The Fort Dodge Messenger: Aug. 18, 1903
Many Victims of Soda Water Habit
Fountain Habit is Almost as Hard to break as That Acquired at the Bar
Druggist Tells of Increase
Of Soda Drinkers This Summer, saying That More Soft Drinks Are Being Sold in Fort Dodge This Summer Than Ever Before
Fort Dodge lovers of soda water concoctions still continue to throng to their favorite refreshment resorts altho the weather during the last week would not seem a strong incentive. Those who are fond of creations such as “Hooligan’s Flip” Dust Chop Suey Sundae patronize the drug stores solely in search of such preparations. But the fact that the soda fountains are doing more business this year than ever before is not so much the stern necessity of quenching the thirst but the habit once formed by the fountain devotee is seemingly almost as hard to break as the one formed by the perpetual booze fighter for alcoholic beverages.
The fact is people, men as well as women are more restless in the summer. When they can think of nothing else to do they repair to the nearest soda fountain and there pass away the time downing some mixture prepared by the fizz water clerk.
“It’s got to be a steady drink,” explained the local druggist yesterday after he had declared that more soda water has been drunk in Fort Dodge this summer than ever before in spite of the cool weather. “They drink it now because afternoon is warm,” he continued, “and they drink it next day because the morning is cool. No doubt a very how season would have increased the receipts at the fountains; but the situation isn’t what it was ten years ago, when every chilly day in the summer meant practically no soda water sales at all.
“This visiting the fountain is a habit of course. But humanity and especially the American humanity must have its little habits, we can safely say for the soda water tipplers that their indulgence is usually harmless. A man and particularly a women may take too much iced stuff; too much sugar, too many nuts and other rich things as a soda water fountain. But after all it’s merely the same danger to which the community is exposed daily at it’s (sic) dinner table. And there are few persons either, who find it convenient to drink soda water more than once or twice a day; the fact that you can’t carry the fountain home is a might good thing for you and for us. As to the adulterants the poisonous preservatives that you read about, that’s an abuse confined to the cheap, second-rate fountains. A first class concern does too much business, has too much as stake, to trifle with its customer’s health.

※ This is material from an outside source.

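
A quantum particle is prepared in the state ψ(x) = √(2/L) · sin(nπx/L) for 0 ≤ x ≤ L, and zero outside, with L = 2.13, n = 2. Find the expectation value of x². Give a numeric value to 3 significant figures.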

“Yes, hitting the fizz water is a habit and a growing one. I can’t say tho that he habit has increased any more, proportionately among the women than among the men. It’s true that many girls look on a “sundae” after the matinee as an artistic and necessary part of the play – the curtain is pulled down, to their young eyes by the boy with the white jacket. It can’t be doubted, either, that women console themselves at the fountain after shopping in bad luck, and celebrate at the same spot, their victories over the girl behind the bargain counter much as the lads on change keep up their equilibrium of soul by prescriptions from the bar. But the soda menu has gained popularity quite as rapidly among the men. Many a business man is a regular visitor at our fountain to day who would no more have called for a ‘Pineapple Frappe’ five years ago than he would have put his hat on with a pin.
“Among the male customers an egg phosphate is probably the favorite drink. It’s nutritious, a real tonic and quite harmless. Fellows come in after that as they would call at a saloon for a ‘life preserver’ in the morning or a ‘bracer’ later in the day. But the ladies smile the brightest when they’re meeting an appointment with a ‘sundae.’ I think I have guessed the reason. There isn’t any soda in a sundae, so the contrary creatures like to buy it at a soda fountain.
“As a matter of fact – tho I wouldn’t want the girls to know it – anybody can serve sundae anywhere. With a pail of ice cream and a few bottles of syrup, chocolate and fresh fruit; any person could furnish very good sundaes on the street corner. Any woman could put things up at home to entertain her friends. Indeed a sundae is, strictly speaking a cafe dish and it originated some years ago in a big Chicago restaurant. At present the ‘nut sundae’ is the thing for which sweethearts are forgetting their respective ‘noblest men in the world’; and the nut sundae is merely a spoonful of ice cream underneath a mixture of chocolate cream and nuts.
“But only a reformer who views with horror has to be told that our fountains supply something besides eggs phosphates and sundaes. It’s a neck-and-neck race with the barkeeper and the fountain boy to see which one will have the most glorious inspirations. At some Fort Dodge fountains you could surround a new drink every day from now until the middle of next August. Altho the sale of cold drinks fall off in the winter, they are still be had at some fountains, and hot drinks come in, of course, with snowstorms.”